Rh incompatibility occurs when there is a blood incompatibility between the mother and the fetus. It does not occur in every pregnancy. This problem used to be much more prevalent than it is now because now all pregnant women are tested for the Rh factor early in their pregnancy.

Blood typing, Rh determination, and antibody screening are done routinely at the first prenatal visit.

In brief, this is how Rh problems occur in a pregnancy. Everyone is born with a certain blood type that is either Rh positive (contains the Rh factor) or Rh negative (the Rh factor is missing). If you are Rh positive, or if your partner and you are both Rh negative, the condition does not occur.

Rh negative pregnancy complications

However, if you are Rh negative and your partner is Rh positive, this condition can occur. Also, if this is your first pregnancy (note that this is not the same as your first baby), there is little danger to your baby since the antibodies have not developed. If the baby is Rh positive, your body views your baby as a “foreign” intruder because the Rh factor is different from yours.

Your body produces antibodies to destroy the “foreign” red blood cells of your baby. This makes the baby anemic and can result in severe heart and liver problems and even death of the baby if untreated. Once your body produces these antibodies or is “sensitized,” you are sensitized for life and your body will always react in this manner.

The good news is that this condition can be prevented with routine screening. If the mother is not sensitized, Rh-immune globulin can be given at 28 weeks to prevent the problem. If the mother is already sensitized, careful medical monitoring and treatment can begin. With early care, screening, and follow-up by your doctor, possible complications from this condition should be controlled.

In addition, your doctor will screen your blood for evidence of other, rarer blood group incompatibilities that can have similar effects on the pregnancy and the newborn.
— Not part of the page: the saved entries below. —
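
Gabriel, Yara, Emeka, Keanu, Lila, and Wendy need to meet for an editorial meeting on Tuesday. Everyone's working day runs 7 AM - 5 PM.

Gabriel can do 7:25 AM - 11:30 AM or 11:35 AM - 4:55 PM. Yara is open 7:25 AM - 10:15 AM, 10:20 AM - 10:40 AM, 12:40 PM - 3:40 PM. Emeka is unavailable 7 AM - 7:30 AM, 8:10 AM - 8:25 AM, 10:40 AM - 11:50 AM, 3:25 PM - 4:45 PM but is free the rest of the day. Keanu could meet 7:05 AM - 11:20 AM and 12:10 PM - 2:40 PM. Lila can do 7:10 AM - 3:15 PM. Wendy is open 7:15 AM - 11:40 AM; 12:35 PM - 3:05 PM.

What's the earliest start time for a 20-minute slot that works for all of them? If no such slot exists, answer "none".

07:30

Gabriel free: 07:25-11:30, 11:35-16:55.
Yara free: 07:25-10:15, 10:20-10:40, 12:40-15:40.
Emeka free: 07:30-08:10, 08:25-10:40, 11:50-15:25, 16:45-17:00 (invert busy blocks within the working day).
Keanu free: 07:05-11:20, 12:10-14:40.
Lila free: 07:10-15:15.
Wendy free: 07:15-11:40, 12:35-15:05.
Gabriel ∩ Yara: 07:25-10:15, 10:20-10:40, 12:40-15:40.
Gabriel ∩ Yara ∩ Emeka: 07:30-08:10, 08:25-10:15, 10:20-10:40, 12:40-15:25.
Gabriel ∩ Yara ∩ Emeka ∩ Keanu: 07:30-08:10, 08:25-10:15, 10:20-10:40, 12:40-14:40.
Gabriel ∩ Yara ∩ Emeka ∩ Keanu ∩ Lila: 07:30-08:10, 08:25-10:15, 10:20-10:40, 12:40-14:40.
Gabriel ∩ Yara ∩ Emeka ∩ Keanu ∩ Lila ∩ Wendy: 07:30-08:10, 08:25-10:15, 10:20-10:40, 12:40-14:40.
Those are the intersection windows.
The first common window of at least 20 minutes is 07:30-08:10, so the earliest start is 07:30.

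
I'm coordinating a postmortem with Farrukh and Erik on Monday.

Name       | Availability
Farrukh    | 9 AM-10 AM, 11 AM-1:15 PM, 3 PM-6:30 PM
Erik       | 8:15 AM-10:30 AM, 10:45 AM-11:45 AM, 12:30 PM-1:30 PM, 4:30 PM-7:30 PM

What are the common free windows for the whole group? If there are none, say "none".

09:00-10:00, 11:00-11:45, 12:30-13:15, 16:30-18:30

Farrukh ∩ Erik: 09:00-10:00, 11:00-11:45, 12:30-13:15, 16:30-18:30.
So the common availability across everyone is 09:00-10:00, 11:00-11:45, 12:30-13:15, 16:30-18:30.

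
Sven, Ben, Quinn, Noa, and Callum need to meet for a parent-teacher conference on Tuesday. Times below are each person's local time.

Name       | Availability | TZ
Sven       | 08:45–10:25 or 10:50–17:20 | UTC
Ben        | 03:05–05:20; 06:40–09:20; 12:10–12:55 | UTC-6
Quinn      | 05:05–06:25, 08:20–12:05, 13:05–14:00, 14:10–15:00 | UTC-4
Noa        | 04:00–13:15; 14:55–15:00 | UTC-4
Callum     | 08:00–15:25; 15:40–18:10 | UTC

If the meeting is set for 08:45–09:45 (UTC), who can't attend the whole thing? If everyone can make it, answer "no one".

Sven in UTC: 08:45-10:25, 10:50-17:20.
Ben in UTC: 09:05-11:20, 12:40-15:20, 18:10-18:55 (add 6h to convert from UTC-6).
Quinn in UTC: 09:05-10:25, 12:20-16:05, 17:05-18:00, 18:10-19:00 (add 4h to convert from UTC-4).
Noa in UTC: 08:00-17:15, 18:55-19:00 (add 4h to convert from UTC-4).
Callum in UTC: 08:00-15:25, 15:40-18:10.
Sven: free for 08:45-09:45. Ben: not fully free for 08:45-09:45. Quinn: not fully free for 08:45-09:45. Noa: free for 08:45-09:45. Callum: free for 08:45-09:45.

Ben, Quinn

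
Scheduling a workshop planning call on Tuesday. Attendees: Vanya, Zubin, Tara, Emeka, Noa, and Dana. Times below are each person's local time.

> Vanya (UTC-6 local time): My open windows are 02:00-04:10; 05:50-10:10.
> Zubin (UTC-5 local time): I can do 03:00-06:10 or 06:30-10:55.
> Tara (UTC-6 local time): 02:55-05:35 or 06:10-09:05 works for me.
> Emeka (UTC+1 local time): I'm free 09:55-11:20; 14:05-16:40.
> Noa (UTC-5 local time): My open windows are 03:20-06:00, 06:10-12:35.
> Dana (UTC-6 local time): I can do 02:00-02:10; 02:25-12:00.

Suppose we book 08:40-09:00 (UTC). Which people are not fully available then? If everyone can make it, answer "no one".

Vanya in UTC: 08:00-10:10, 11:50-16:10 (add 6h to convert from UTC-6).
Zubin in UTC: 08:00-11:10, 11:30-15:55 (add 5h to convert from UTC-5).
Tara in UTC: 08:55-11:35, 12:10-15:05 (add 6h to convert from UTC-6).
Emeka in UTC: 08:55-10:20, 13:05-15:40 (subtract 1h to convert from UTC+1).
Noa in UTC: 08:20-11:00, 11:10-17:35 (add 5h to convert from UTC-5).
Dana in UTC: 08:00-08:10, 08:25-18:00 (add 6h to convert from UTC-6).
Vanya: free for 08:40-09:00. Zubin: free for 08:40-09:00. Tara: not fully free for 08:40-09:00. Emeka: not fully free for 08:40-09:00. Noa: free for 08:40-09:00. Dana: free for 08:40-09:00.

Emeka, Tara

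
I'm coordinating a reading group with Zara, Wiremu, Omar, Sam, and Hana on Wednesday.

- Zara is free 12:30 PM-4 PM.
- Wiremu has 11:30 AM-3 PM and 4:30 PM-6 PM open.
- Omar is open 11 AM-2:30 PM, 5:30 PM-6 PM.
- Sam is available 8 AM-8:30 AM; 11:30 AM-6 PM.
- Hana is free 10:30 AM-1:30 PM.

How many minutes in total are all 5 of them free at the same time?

60

Zara ∩ Wiremu: 12:30-15:00.
Zara ∩ Wiremu ∩ Omar: 12:30-14:30.
Zara ∩ Wiremu ∩ Omar ∩ Sam: 12:30-14:30.
Zara ∩ Wiremu ∩ Omar ∩ Sam ∩ Hana: 12:30-13:30.
Those are the intersection windows.
That's a single block of 60 minutes.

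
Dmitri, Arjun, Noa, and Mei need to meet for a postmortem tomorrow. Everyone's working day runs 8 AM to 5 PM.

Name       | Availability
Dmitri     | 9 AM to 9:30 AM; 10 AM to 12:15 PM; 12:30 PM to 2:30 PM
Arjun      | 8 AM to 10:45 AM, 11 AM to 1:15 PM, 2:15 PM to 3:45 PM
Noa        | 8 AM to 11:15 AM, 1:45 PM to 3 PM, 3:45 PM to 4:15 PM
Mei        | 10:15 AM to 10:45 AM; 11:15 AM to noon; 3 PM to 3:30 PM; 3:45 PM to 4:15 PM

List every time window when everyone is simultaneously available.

10:15-10:45

Dmitri ∩ Arjun: 09:00-09:30, 10:00-10:45, 11:00-12:15, 12:30-13:15, 14:15-14:30.
Dmitri ∩ Arjun ∩ Noa: 09:00-09:30, 10:00-10:45, 11:00-11:15, 14:15-14:30.
Dmitri ∩ Arjun ∩ Noa ∩ Mei: 10:15-10:45.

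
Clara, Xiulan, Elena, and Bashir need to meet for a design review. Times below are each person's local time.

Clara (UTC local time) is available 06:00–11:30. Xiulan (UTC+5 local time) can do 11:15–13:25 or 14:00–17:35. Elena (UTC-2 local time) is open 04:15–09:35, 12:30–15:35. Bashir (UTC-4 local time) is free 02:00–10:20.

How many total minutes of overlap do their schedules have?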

Rh negative pregnancy treatment

So what do you do if you are pregnant and your rhesus is negative?

First and most important: See your doctor or health care provider as soon as you think you are pregnant and continue your routine prenatal checkups to monitor your progress.

Follow your doctor’s advice for blood typing, Rh determination, and antibody screening. If you are Rh negative and show no antibodies in your blood at 28 weeks of pregnancy, your doctor should give you a dose of Rh-immune globulin. If your baby is Rh positive, you can expect to receive another dose within 72 hours after delivery of your baby. This will prevent this condition from occurring in future pregnancies.

When your doctor or health care provider takes your prenatal health history, be sure to mention any previous pregnancies ending in abortion or miscarriage that also could generate the antibodies in your body if you are negative and that fetus was positive.

If tests show that you are pregnant now and have been sensitized with a previous pregnancy, your doctor may periodically re-evaluate the status of the baby during the second half of your pregnancy through blood tests and amniocentesis. If these tests show that your baby is endangered, your doctor will initiate additional medical treatment.